Dal tabacco in arrivo vaccini per sconfiggere l’Aids. Una sfida per il Laboratorio del Centro ENEA della Casaccia che da diversi anni ha concentrato buona parte della propria ricerca sull’utilizzo delle piante intese come vere e proprie biofabbriche. È il responsabile della Sezione genetica e genomica vegetale, Eugenio Benvenuto, ad illustrare il progetto che ha iniziato a prendere corpo negli anni 2000, i cui risultati lasciano davvero ben sperare. “Il nostro nemico è il virus dell’HIV, contro il quale stiamo creando un vaccino attraverso cellule prelevate da tabacco, una delle piante più plastiche e manipolabili che esista in natura che, da nemico della salute dell’uomo, si trasforma in un valido alleato. Ben venga la riconversione delle distese di tabacco: la pianta non verrà più fumata ma trasformata in una fabbrica di proteine mirate a scopi terapeutici. Lavoriamo anche su pomodoro e patata, due colture il cui vantaggio è la loro commestibilità, inaugurando di fatto un altro importantissimo capitolo per i vaccini.”

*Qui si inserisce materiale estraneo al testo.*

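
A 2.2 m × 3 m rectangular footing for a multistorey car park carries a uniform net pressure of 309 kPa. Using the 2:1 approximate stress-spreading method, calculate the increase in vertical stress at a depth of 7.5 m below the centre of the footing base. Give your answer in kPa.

Δσ_z ≈ 20 kPa

By the 2:1 method the load spreads at 1 horizontal : 2 vertical, so at depth z the loaded area has grown by z in each plan dimension:
Δσ = qBL/((B+z)(L+z)) = 309×2.2×3/((2.2+7.5)(3+7.5)) = 20.024 kPa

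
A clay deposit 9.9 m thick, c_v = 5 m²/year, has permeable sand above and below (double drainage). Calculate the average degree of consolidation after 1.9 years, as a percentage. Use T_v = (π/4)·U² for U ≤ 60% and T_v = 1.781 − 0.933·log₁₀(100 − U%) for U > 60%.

Drainage path length: H_d = H/2 = 4.95 m (double drainage).
T_v = c_v·t/H_d² = 5×1.9/4.95² = 0.38772.
T_v = 0.38772 corresponds to the U > 60% branch:
U = 1 − 10^((1.781 − T_v)/0.933)/100 = 0.6886

U ≈ 68.9 %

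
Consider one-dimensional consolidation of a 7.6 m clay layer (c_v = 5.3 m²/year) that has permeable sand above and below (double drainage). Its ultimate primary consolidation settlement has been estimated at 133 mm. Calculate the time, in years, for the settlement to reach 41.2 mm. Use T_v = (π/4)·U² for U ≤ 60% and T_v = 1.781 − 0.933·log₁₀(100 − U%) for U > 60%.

Drainage path length: H_d = H/2 = 3.8 m (double drainage).
U = S(t)/S_ult = 41.2/133 = 0.3098.
U ≤ 60%: T_v = (π/4)·U² = (π/4)×0.30977² = 0.075367.
t = T_v·H_d²/c_v = 0.075367×3.8²/5.3 = 0.2053 years.

t ≈ 0.205 years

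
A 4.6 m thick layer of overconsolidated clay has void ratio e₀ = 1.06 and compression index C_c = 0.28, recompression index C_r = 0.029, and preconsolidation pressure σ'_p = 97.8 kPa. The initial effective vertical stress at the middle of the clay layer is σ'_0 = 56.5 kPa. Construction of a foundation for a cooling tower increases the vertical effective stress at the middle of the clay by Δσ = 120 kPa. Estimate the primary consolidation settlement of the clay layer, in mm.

Final effective stress: σ'_f = 56.5 + 120 = 176.5 kPa.
σ'_f = 176.5 > σ'_p = 97.8 kPa, so the stress path crosses the preconsolidation pressure — recompression up to σ'_p, then virgin compression beyond:
S_c = H/(1+e₀)·[C_r·log₁₀(σ'_p/σ'_0) + C_c·log₁₀(σ'_f/σ'_p)]
    = 4.6/2.06 × [0.029×log₁₀(97.8/56.5) + 0.28×log₁₀(176.5/97.8)]
    = 2.233 × [0.0069104 + 0.071794] = 0.1757 m

S_c ≈ 176 mm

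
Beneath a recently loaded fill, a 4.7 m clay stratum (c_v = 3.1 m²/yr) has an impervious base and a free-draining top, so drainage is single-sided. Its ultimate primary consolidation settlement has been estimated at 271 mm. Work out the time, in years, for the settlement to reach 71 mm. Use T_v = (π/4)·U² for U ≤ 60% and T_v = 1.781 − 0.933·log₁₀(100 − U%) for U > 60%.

Drainage path length: H_d = H = 4.7 m (single drainage).
U = S(t)/S_ult = 71/271 = 0.262.
U ≤ 60%: T_v = (π/4)·U² = (π/4)×0.26199² = 0.05391.
t = T_v·H_d²/c_v = 0.05391×4.7²/3.1 = 0.3842 years.

t ≈ 0.384 years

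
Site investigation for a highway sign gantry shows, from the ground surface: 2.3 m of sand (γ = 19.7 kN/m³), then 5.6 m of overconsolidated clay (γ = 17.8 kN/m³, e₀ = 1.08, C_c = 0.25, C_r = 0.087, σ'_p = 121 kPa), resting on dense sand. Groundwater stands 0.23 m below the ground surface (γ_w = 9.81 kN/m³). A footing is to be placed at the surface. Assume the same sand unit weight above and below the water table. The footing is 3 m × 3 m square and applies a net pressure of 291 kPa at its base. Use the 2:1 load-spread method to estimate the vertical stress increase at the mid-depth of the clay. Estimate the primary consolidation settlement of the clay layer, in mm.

S_c ≈ 62.2 mm

Mid-depth of clay below the ground surface: z = 2.3 + 5.6/2 = 5.1 m.
Total vertical stress at mid-clay: σ_v = 19.7×2.3 + 17.8×2.8 = 95.15 kPa.
Pore pressure: u = 9.81×(5.1 − 0.23) = 47.775 kPa.
Initial effective stress: σ'_0 = σ_v − u = 95.15 − 47.775 = 47.375 kPa.
Stress increase at mid-clay by the 2:1 spreading method:
Δσ = qBL/((B+z)(L+z)) = 291×3×3/((3+5.1)(3+5.1)) = 39.918 kPa
Final effective stress: σ'_f = 47.375 + 39.918 = 87.293 kPa.
σ'_f = 87.293 ≤ σ'_p = 121 kPa, so the clay remains overconsolidated and only the recompression index applies:
S_c = C_r·H/(1+e₀)·log₁₀(σ'_f/σ'_0) = 0.087×5.6/2.08×log₁₀(87.293/47.375)
    = 0.23423 × 0.26543 = 0.06217 m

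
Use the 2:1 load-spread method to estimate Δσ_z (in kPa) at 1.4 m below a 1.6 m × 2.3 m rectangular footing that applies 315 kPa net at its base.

Δσ_z ≈ 104 kPa

By the 2:1 method the load spreads at 1 horizontal : 2 vertical, so at depth z the loaded area has grown by z in each plan dimension:
Δσ = qBL/((B+z)(L+z)) = 315×1.6×2.3/((1.6+1.4)(2.3+1.4)) = 104.43 kPa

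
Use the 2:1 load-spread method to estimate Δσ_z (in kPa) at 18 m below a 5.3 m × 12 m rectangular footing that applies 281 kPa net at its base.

Δσ_z ≈ 25.6 kPa

By the 2:1 method the load spreads at 1 horizontal : 2 vertical, so at depth z the loaded area has grown by z in each plan dimension:
Δσ = qBL/((B+z)(L+z)) = 281×5.3×12/((5.3+18)(12+18)) = 25.567 kPa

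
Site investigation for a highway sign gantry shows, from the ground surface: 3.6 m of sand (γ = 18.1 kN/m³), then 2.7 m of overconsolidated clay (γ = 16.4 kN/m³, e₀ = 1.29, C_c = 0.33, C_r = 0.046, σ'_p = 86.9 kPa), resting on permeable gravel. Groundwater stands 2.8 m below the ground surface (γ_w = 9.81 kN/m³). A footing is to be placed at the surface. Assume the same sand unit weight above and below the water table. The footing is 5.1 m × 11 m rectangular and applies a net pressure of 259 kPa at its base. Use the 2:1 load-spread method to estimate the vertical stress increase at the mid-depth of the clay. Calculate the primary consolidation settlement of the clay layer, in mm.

S_c ≈ 106 mm

Mid-depth of clay below the ground surface: z = 3.6 + 2.7/2 = 4.95 m.
Total vertical stress at mid-clay: σ_v = 18.1×3.6 + 16.4×1.35 = 87.3 kPa.
Pore pressure: u = 9.81×(4.95 − 2.8) = 21.091 kPa.
Initial effective stress: σ'_0 = σ_v − u = 87.3 − 21.091 = 66.209 kPa.
Stress increase at mid-clay by the 2:1 spreading method:
Δσ = qBL/((B+z)(L+z)) = 259×5.1×11/((5.1+4.95)(11+4.95)) = 90.643 kPa
Final effective stress: σ'_f = 66.209 + 90.643 = 156.85 kPa.
σ'_f = 156.85 > σ'_p = 86.9 kPa, so the stress path crosses the preconsolidation pressure — recompression up to σ'_p, then virgin compression beyond:
S_c = H/(1+e₀)·[C_r·log₁₀(σ'_p/σ'_0) + C_c·log₁₀(σ'_f/σ'_p)]
    = 2.7/2.29 × [0.046×log₁₀(86.9/66.209) + 0.33×log₁₀(156.85/86.9)]
    = 1.179 × [0.0054327 + 0.084633] = 0.1062 m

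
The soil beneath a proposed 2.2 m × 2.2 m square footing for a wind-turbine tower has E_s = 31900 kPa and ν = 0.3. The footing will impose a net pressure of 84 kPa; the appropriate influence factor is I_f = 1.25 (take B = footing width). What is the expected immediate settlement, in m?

S_e ≈ 0.00659 m

Immediate (elastic) settlement: S_e = q·B·(1−ν²)/E_s · I_f.
S_e = 84 × 2.2 × (1 − 0.3²) / 31900 × 1.25
    = 84 × 2.2 × 0.91 / 31900 × 1.25
    = 0.00659 m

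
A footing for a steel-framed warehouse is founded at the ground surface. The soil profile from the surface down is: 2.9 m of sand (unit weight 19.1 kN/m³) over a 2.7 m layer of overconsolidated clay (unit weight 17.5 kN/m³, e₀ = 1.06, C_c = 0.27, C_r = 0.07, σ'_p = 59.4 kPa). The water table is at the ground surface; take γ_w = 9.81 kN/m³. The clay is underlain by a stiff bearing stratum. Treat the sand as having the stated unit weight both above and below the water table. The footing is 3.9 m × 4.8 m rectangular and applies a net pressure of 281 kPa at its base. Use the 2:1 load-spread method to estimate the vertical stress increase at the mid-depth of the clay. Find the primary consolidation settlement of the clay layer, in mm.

Mid-depth of clay below the ground surface: z = 2.9 + 2.7/2 = 4.25 m.
Total vertical stress at mid-clay: σ_v = 19.1×2.9 + 17.5×1.35 = 79.015 kPa.
Pore pressure: u = 9.81×(4.25 − 0) = 41.693 kPa.
Initial effective stress: σ'_0 = σ_v − u = 79.015 − 41.693 = 37.322 kPa.
Stress increase at mid-clay by the 2:1 spreading method:
Δσ = qBL/((B+z)(L+z)) = 281×3.9×4.8/((3.9+4.25)(4.8+4.25)) = 71.319 kPa
Final effective stress: σ'_f = 37.322 + 71.319 = 108.64 kPa.
σ'_f = 108.64 > σ'_p = 59.4 kPa, so the stress path crosses the preconsolidation pressure — recompression up to σ'_p, then virgin compression beyond:
S_c = H/(1+e₀)·[C_r·log₁₀(σ'_p/σ'_0) + C_c·log₁₀(σ'_f/σ'_p)]
    = 2.7/2.06 × [0.07×log₁₀(59.4/37.322) + 0.27×log₁₀(108.64/59.4)]
    = 1.3107 × [0.014128 + 0.070795] = 0.1113 m

S_c ≈ 111 mm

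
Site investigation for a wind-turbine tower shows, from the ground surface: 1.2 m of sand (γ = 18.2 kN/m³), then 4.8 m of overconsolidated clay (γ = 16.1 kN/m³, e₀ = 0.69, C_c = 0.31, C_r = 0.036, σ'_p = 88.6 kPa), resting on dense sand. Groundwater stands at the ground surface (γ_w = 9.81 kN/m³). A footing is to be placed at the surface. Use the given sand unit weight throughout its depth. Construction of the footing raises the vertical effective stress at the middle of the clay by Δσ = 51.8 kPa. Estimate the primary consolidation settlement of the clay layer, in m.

Mid-depth of clay below the ground surface: z = 1.2 + 4.8/2 = 3.6 m.
Total vertical stress at mid-clay: σ_v = 18.2×1.2 + 16.1×2.4 = 60.48 kPa.
Pore pressure: u = 9.81×(3.6 − 0) = 35.316 kPa.
Initial effective stress: σ'_0 = σ_v − u = 60.48 − 35.316 = 25.164 kPa.
Final effective stress: σ'_f = 25.164 + 51.8 = 76.964 kPa.
σ'_f = 76.964 ≤ σ'_p = 88.6 kPa, so the clay remains overconsolidated and only the recompression index applies:
S_c = C_r·H/(1+e₀)·log₁₀(σ'_f/σ'_0) = 0.036×4.8/1.69×log₁₀(76.964/25.164)
    = 0.10225 × 0.48551 = 0.04964 m

S_c ≈ 0.0496 m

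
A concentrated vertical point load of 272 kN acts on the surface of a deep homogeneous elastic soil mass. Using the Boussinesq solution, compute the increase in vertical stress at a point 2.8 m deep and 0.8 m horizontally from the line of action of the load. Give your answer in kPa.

Boussinesq vertical stress below a point load on an elastic half-space:
Δσ_z = 3P/(2πz²) · [1 + (r/z)²]^(−5/2)
r/z = 0.8/2.8 = 0.28571; [1+(r/z)²]^(−5/2) = 0.82187.
Δσ_z = 3×272/(2π×2.8²) × 0.82187 = 16.565 × 0.82187 = 13.61 kPa

Δσ_z ≈ 13.6 kPa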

– Quali sono i vantaggi di un vaccino vegetale rispetto a quelli tradizionali?
“Nei vaccini tradizionali c’è sempre il rischio di contaminazione da agenti infettivi per l’uomo, nelle piante questo non si pone, perché il patogeno rimane confinato nel regno vegetale. Altro vantaggio è il costo dei vaccini vegetali: il rapporto rispetto ai tradizionali è di 10 a 10mila, che però costituisce un grosso disincentivo per le multinazionali farmaceutiche perché si sa, dove non c’è business…. Da sottolineare infine è anche l’aspetto umanitario, legato proprio al fattore economico.”

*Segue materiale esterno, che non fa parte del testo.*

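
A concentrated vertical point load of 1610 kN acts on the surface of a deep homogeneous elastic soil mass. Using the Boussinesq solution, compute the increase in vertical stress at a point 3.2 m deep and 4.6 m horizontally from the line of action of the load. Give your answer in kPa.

Δσ_z ≈ 4.56 kPa

Boussinesq vertical stress below a point load on an elastic half-space:
Δσ_z = 3P/(2πz²) · [1 + (r/z)²]^(−5/2)
r/z = 4.6/3.2 = 1.4375; [1+(r/z)²]^(−5/2) = 0.060733.
Δσ_z = 3×1610/(2π×3.2²) × 0.060733 = 75.07 × 0.060733 = 4.559 kPa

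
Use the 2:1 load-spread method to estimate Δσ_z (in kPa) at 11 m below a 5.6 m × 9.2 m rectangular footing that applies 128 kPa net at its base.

By the 2:1 method the load spreads at 1 horizontal : 2 vertical, so at depth z the loaded area has grown by z in each plan dimension:
Δσ = qBL/((B+z)(L+z)) = 128×5.6×9.2/((5.6+11)(9.2+11)) = 19.666 kPa

Δσ_z ≈ 19.7 kPa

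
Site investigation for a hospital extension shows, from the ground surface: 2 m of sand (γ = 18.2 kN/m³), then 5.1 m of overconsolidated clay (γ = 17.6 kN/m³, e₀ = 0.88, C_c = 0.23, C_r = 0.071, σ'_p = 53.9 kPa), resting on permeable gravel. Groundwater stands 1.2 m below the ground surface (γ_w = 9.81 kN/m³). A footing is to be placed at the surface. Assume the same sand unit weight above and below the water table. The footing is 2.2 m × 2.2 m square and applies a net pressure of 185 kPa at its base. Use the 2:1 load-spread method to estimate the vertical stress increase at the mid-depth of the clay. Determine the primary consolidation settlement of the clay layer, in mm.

S_c ≈ 72.2 mm

Mid-depth of clay below the ground surface: z = 2 + 5.1/2 = 4.55 m.
Total vertical stress at mid-clay: σ_v = 18.2×2 + 17.6×2.55 = 81.28 kPa.
Pore pressure: u = 9.81×(4.55 − 1.2) = 32.864 kPa.
Initial effective stress: σ'_0 = σ_v − u = 81.28 − 32.864 = 48.416 kPa.
Stress increase at mid-clay by the 2:1 spreading method:
Δσ = qBL/((B+z)(L+z)) = 185×2.2×2.2/((2.2+4.55)(2.2+4.55)) = 19.652 kPa
Final effective stress: σ'_f = 48.416 + 19.652 = 68.068 kPa.
σ'_f = 68.068 > σ'_p = 53.9 kPa, so the stress path crosses the preconsolidation pressure — recompression up to σ'_p, then virgin compression beyond:
S_c = H/(1+e₀)·[C_r·log₁₀(σ'_p/σ'_0) + C_c·log₁₀(σ'_f/σ'_p)]
    = 5.1/1.88 × [0.071×log₁₀(53.9/48.416) + 0.23×log₁₀(68.068/53.9)]
    = 2.7128 × [0.0033086 + 0.023311] = 0.07221 m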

– Perché si chiamano vaccini ricombinanti?
“I vaccini di nuova generazione, e quindi non solo quelli derivati dalle piante, fanno uso dell’ingegneria genetica per prelevare delle informazioni dal patogeno e costruire quindi il vaccino. Sono sicuramente più sicuri rispetto a prima, perché non usano più tutto il patogeno, ma solo la porzione utile per essere riconosciuta dal sistema immunitario che ne deve fare memoria.”

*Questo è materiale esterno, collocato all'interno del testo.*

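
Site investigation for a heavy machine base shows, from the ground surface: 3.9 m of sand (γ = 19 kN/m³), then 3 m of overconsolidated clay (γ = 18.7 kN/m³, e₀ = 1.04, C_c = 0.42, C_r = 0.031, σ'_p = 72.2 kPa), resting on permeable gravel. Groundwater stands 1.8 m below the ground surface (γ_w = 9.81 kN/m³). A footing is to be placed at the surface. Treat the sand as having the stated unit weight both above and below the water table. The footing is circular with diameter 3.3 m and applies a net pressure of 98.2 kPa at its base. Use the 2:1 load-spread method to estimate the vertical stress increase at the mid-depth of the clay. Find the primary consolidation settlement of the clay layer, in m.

Mid-depth of clay below the ground surface: z = 3.9 + 3/2 = 5.4 m.
Total vertical stress at mid-clay: σ_v = 19×3.9 + 18.7×1.5 = 102.15 kPa.
Pore pressure: u = 9.81×(5.4 − 1.8) = 35.316 kPa.
Initial effective stress: σ'_0 = σ_v − u = 102.15 − 35.316 = 66.834 kPa.
Stress increase at mid-clay by the 2:1 spreading method:
Δσ ≈ qD²/(D+z)² = 98.2×3.3²/(3.3+5.4)² = 14.129 kPa
Final effective stress: σ'_f = 66.834 + 14.129 = 80.963 kPa.
σ'_f = 80.963 > σ'_p = 72.2 kPa, so the stress path crosses the preconsolidation pressure — recompression up to σ'_p, then virgin compression beyond:
S_c = H/(1+e₀)·[C_r·log₁₀(σ'_p/σ'_0) + C_c·log₁₀(σ'_f/σ'_p)]
    = 3/2.04 × [0.031×log₁₀(72.2/66.834) + 0.42×log₁₀(80.963/72.2)]
    = 1.4706 × [0.0010397 + 0.020895] = 0.03226 m

S_c ≈ 0.0323 m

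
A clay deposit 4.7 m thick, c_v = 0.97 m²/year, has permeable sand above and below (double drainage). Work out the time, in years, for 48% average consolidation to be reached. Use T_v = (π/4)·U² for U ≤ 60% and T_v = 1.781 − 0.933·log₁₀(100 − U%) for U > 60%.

Drainage path length: H_d = H/2 = 2.35 m (double drainage).
U ≤ 60%: T_v = (π/4)·U² = (π/4)×0.48² = 0.18096.
t = T_v·H_d²/c_v = 0.18096×2.35²/0.97 = 1.03 years.

t ≈ 1.03 years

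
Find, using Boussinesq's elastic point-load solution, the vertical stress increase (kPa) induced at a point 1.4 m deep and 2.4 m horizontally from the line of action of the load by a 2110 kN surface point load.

Boussinesq vertical stress below a point load on an elastic half-space:
Δσ_z = 3P/(2πz²) · [1 + (r/z)²]^(−5/2)
r/z = 2.4/1.4 = 1.7143; [1+(r/z)²]^(−5/2) = 0.032479.
Δσ_z = 3×2110/(2π×1.4²) × 0.032479 = 514.01 × 0.032479 = 16.69 kPa

Δσ_z ≈ 16.7 kPa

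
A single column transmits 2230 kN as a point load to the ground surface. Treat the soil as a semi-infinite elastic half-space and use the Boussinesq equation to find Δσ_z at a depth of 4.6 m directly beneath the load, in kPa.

Boussinesq vertical stress below a point load on an elastic half-space:
Δσ_z = 3P/(2πz²) · [1 + (r/z)²]^(−5/2)
r/z = 0/4.6 = 0; [1+(r/z)²]^(−5/2) = 1.
Δσ_z = 3×2230/(2π×4.6²) × 1 = 50.319 × 1 = 50.32 kPa

Δσ_z ≈ 50.3 kPa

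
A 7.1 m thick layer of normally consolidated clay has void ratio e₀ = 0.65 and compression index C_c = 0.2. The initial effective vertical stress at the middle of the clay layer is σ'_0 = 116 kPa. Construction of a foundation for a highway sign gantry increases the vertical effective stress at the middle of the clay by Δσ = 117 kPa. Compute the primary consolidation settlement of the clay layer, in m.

S_c ≈ 0.261 m

Final effective stress: σ'_f = σ'_0 + Δσ = 116 + 117 = 233 kPa.
Normally consolidated clay, so the full stress increment lies on the virgin compression line:
S_c = C_c·H/(1+e₀)·log₁₀(σ'_f/σ'_0) = 0.2×7.1/(1+0.65)×log₁₀(233/116)
    = 0.86061 × 0.3029 = 0.2607 m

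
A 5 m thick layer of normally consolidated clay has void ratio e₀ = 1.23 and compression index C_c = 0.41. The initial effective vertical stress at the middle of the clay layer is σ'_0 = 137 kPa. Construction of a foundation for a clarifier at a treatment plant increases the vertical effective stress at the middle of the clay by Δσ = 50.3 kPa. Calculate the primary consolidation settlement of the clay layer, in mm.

S_c ≈ 125 mm

Final effective stress: σ'_f = σ'_0 + Δσ = 137 + 50.3 = 187.3 kPa.
Normally consolidated clay, so the full stress increment lies on the virgin compression line:
S_c = C_c·H/(1+e₀)·log₁₀(σ'_f/σ'_0) = 0.41×5/(1+1.23)×log₁₀(187.3/137)
    = 0.91928 × 0.13582 = 0.1249 m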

– Quali sono i progetti a cui state lavorando?
“Partecipiamo al progetto europeo ‘Pharma Planta’ insieme ad altri 31 laboratori, il cui scopo principale è quello di utilizzare le piante per produrre due anticorpi in grado di neutralizzare l’HIV e quindi utili per quella che viene definita l’immunoterapia passiva. Si tratta non di una vera immunizzazione, ma di una prevenzione basata sulla presenza di molecole che, aderendo alle mucose, la prima via di ingresso per il virus, lo bloccano. Noi come ENEA stiamo lavorando alla messa a punto di un vaccino ricombinante sempre contro l’HIV, utilizzando la proteina Nef, ancora da piante di tabacco.”

– A che punto siete?
“Siamo riusciti a montare su questo virus vegetale, il cosiddetto carrier, le molecole vaccinali e questo è un grande passo avanti; adesso passeremo ai modelli sperimentali non clinici, perché prima di questo occorre fare una sperimentazione animale sui topi. Ma attenzione, si tratta di immunizzarli non con iniezione, ma con una semplice goccetta sulle narici.”

– Perché la maggior parte della ricerca si concentra proprio sui vaccini contro l’HIV?
“Perché c’è tanta letteratura e poi perché ci sono i fondi…bisogna indirizzare la sperimentazione dove esistono finanziamenti e per quanto riguarda l’Aids non mancano.”

– Il suo sogno nel cassetto?
“Non abbiamo mai avuto i finanziamenti per lavorare su un campo importantissimo quale quello dei vaccini veterinari, un campo in cui è più facile arrivare al prodotto finito non dovendo sostenere i costi della sperimentazione umana. I vaccini infatti, prima di arrivare al grande pubblico, devono essere approvati come farmaci e questo è una via costosissima.”